The next day, after I’d pruned down the concepts and important terms really tightly, enough room had magically appeared to put quite a few of the names back. Phew. It had felt wrong not to have them there.
So now it’s pretty well done, and sent off to my editor for checking. Five minutes after emailing it, I remembered someone I’d forgotten. Half an hour later, I remembered someone else. Writing this post, I discovered a mistake in the index. Oh well. I’ll wait for it to come back to me before I make the changes. Yet another correction is bound to pop into my head when I wake up tomorrow morning….
So do I have any tips?
My tips are much the same as all of the tips I read and forgot about before I started:
- concept headers and subheaders are important. Some say you should start that list while you’re still writing the book. I wish I had.

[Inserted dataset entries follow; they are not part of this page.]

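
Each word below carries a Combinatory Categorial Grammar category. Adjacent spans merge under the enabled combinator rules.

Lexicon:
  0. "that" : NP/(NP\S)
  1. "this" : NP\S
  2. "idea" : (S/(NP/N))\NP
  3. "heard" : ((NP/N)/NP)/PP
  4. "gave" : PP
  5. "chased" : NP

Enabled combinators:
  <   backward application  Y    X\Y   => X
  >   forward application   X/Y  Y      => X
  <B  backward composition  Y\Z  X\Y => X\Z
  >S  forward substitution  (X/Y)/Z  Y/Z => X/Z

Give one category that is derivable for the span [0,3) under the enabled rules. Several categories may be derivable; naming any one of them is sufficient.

S/(NP/N)

[0,6] S   >
  [0,3] S/(NP/N)   <
    [0,2] NP   >
      [0,1] "that" : NP/(NP\S)
      [1,2] "this" : NP\S
    [2,3] "idea" : (S/(NP/N))\NP
  [3,6] NP/N   >
    [3,5] (NP/N)/NP   >
      [3,4] "heard" : ((NP/N)/NP)/PP
      [4,5] "gave" : PP
    [5,6] "chased" : NP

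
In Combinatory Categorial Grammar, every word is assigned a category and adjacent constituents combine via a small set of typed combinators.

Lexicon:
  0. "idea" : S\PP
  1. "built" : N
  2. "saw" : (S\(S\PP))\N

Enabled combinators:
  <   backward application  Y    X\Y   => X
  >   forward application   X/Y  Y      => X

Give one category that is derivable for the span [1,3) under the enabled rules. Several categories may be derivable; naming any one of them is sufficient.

S\(S\PP)

[0,3] S   <
  [0,1] "idea" : S\PP
  [1,3] S\(S\PP)   <
    [1,2] "built" : N
    [2,3] "saw" : (S\(S\PP))\N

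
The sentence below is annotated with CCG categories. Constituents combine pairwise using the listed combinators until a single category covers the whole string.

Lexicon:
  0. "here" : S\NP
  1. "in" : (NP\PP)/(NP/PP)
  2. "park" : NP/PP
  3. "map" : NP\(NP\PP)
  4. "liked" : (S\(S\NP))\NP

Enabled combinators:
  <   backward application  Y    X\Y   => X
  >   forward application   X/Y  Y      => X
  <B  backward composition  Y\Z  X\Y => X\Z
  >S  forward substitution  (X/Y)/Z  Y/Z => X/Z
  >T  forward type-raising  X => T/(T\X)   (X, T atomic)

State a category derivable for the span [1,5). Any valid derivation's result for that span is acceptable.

[0,5] S   <
  [0,1] "here" : S\NP
  [1,5] S\(S\NP)   <
    [1,4] NP   <
      [1,3] NP\PP   >
        [1,2] "in" : (NP\PP)/(NP/PP)
        [2,3] "park" : NP/PP
      [3,4] "map" : NP\(NP\PP)
    [4,5] "liked" : (S\(S\NP))\NP

S\(S\NP)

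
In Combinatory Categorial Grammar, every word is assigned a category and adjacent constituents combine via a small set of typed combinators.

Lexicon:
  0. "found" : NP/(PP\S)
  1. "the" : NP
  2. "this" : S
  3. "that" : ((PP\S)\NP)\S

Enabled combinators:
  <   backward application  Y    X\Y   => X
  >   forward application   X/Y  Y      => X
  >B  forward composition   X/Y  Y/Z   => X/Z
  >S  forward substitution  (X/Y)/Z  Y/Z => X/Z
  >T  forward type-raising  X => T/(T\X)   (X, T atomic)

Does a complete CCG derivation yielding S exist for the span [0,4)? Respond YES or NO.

NP/(PP\S) NP S ((PP\S)\NP)\S
CKY chart[0,4] = {N/(N\NP), NP, NP/(NP\NP), PP/(PP\NP), S/(S\NP)}; S ∉ chart

NO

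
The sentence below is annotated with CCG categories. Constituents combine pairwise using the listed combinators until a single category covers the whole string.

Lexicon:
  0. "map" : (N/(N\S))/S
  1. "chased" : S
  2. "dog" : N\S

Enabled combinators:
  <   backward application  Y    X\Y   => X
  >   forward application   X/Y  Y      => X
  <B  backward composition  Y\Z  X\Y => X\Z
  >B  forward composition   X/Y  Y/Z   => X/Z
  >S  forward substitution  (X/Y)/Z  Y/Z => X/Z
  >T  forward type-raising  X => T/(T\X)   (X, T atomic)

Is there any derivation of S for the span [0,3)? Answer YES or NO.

(N/(N\S))/S S N\S
CKY chart[0,3] = {(N/(N\S))/(S\N), N, N/(N\N), NP/(NP\N), PP/(PP\N), S/(S\N)}; S ∉ chart

NO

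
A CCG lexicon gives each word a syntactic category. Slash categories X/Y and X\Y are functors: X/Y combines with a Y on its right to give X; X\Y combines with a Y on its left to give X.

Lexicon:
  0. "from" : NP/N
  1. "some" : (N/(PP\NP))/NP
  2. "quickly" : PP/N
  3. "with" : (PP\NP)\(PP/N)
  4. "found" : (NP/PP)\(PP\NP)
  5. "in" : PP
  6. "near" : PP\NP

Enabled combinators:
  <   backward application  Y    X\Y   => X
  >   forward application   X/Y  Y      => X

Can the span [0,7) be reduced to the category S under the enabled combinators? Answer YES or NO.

NP/N (N/(PP\NP))/NP PP/N (PP\NP)\(PP/N) (NP/PP)\(PP\NP) PP PP\NP
CKY chart[0,7] = {NP}; S ∉ chart

NO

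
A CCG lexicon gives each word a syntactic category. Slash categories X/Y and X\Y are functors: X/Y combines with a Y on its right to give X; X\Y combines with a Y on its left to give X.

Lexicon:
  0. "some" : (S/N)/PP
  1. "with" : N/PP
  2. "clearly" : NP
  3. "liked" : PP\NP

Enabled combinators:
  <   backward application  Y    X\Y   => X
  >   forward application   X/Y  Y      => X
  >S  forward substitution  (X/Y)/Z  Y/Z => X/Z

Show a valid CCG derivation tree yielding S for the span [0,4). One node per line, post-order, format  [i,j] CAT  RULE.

[0,4] S   >
  [0,2] S/PP   >S
    [0,1] "some" : (S/N)/PP
    [1,2] "with" : N/PP
  [2,4] PP   <
    [2,3] "clearly" : NP
    [3,4] "liked" : PP\NP

[0,1] (S/N)/PP  lex  "some"
[1,2] N/PP  lex  "with"
[0,2] S/PP  >S  k=1
[2,3] NP  lex  "clearly"
[3,4] PP\NP  lex  "liked"
[2,4] PP  <  k=3
[0,4] S  >  k=2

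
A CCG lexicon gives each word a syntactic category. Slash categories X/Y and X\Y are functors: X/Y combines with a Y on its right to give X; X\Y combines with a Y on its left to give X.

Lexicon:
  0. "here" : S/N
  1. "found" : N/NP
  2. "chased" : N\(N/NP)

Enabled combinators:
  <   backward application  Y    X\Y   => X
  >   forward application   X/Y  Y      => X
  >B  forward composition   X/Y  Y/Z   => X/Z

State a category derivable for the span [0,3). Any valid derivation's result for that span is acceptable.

S

[0,3] S   >
  [0,1] "here" : S/N
  [1,3] N   <
    [1,2] "found" : N/NP
    [2,3] "chased" : N\(N/NP)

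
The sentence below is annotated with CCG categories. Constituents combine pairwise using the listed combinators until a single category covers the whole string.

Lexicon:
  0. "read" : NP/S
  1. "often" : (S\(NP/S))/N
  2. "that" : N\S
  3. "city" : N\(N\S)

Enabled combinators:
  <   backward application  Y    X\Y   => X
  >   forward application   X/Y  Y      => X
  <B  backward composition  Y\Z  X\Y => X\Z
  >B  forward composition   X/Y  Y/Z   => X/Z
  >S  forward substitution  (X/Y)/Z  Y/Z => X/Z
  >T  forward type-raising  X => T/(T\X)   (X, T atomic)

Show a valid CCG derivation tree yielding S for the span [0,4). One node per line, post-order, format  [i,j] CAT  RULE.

[0,4] S   <
  [0,1] "read" : NP/S
  [1,4] S\(NP/S)   >
    [1,2] "often" : (S\(NP/S))/N
    [2,4] N   <
      [2,3] "that" : N\S
      [3,4] "city" : N\(N\S)

[0,1] NP/S  lex  "read"
[1,2] (S\(NP/S))/N  lex  "often"
[2,3] N\S  lex  "that"
[3,4] N\(N\S)  lex  "city"
[2,4] N  <  k=3
[1,4] S\(NP/S)  >  k=2
[0,4] S  <  k=1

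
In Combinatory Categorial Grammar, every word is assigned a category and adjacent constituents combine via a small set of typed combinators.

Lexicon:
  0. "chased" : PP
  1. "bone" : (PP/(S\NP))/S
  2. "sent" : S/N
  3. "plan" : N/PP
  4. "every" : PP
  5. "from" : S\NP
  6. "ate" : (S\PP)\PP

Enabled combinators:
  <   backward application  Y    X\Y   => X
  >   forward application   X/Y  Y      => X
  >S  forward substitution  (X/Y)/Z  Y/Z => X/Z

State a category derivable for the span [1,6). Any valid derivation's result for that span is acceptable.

PP

[0,7] S   <
  [0,1] "chased" : PP
  [1,7] S\PP   <
    [1,6] PP   >
      [1,5] PP/(S\NP)   >
        [1,2] "bone" : (PP/(S\NP))/S
        [2,5] S   >
          [2,3] "sent" : S/N
          [3,5] N   >
            [3,4] "plan" : N/PP
            [4,5] "every" : PP
      [5,6] "from" : S\NP
    [6,7] "ate" : (S\PP)\PP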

- it’s not really about the words. The list of 4,000 words really sent me down a rabbit-hole. Pruning a list of 4000+ down to 300+ is not fun and it’s not efficient. However…
- software that generates page numbers from key words is incredibly useful. I don’t regret buying PDF Generator but I wish I’d used it differently from the start
- begin with the concepts and work from there to the key words, not the other way around
- allow a sustained block of time to attack the job because your head will be in a very strange place, and get plenty of sleep in between bouts so that your brain can generate new and exciting synergies you didn’t think of yesterday.
I’m sure there are many more but after my mammoth week of indexing my brain is fried. Please feel free to add your own thoughts below!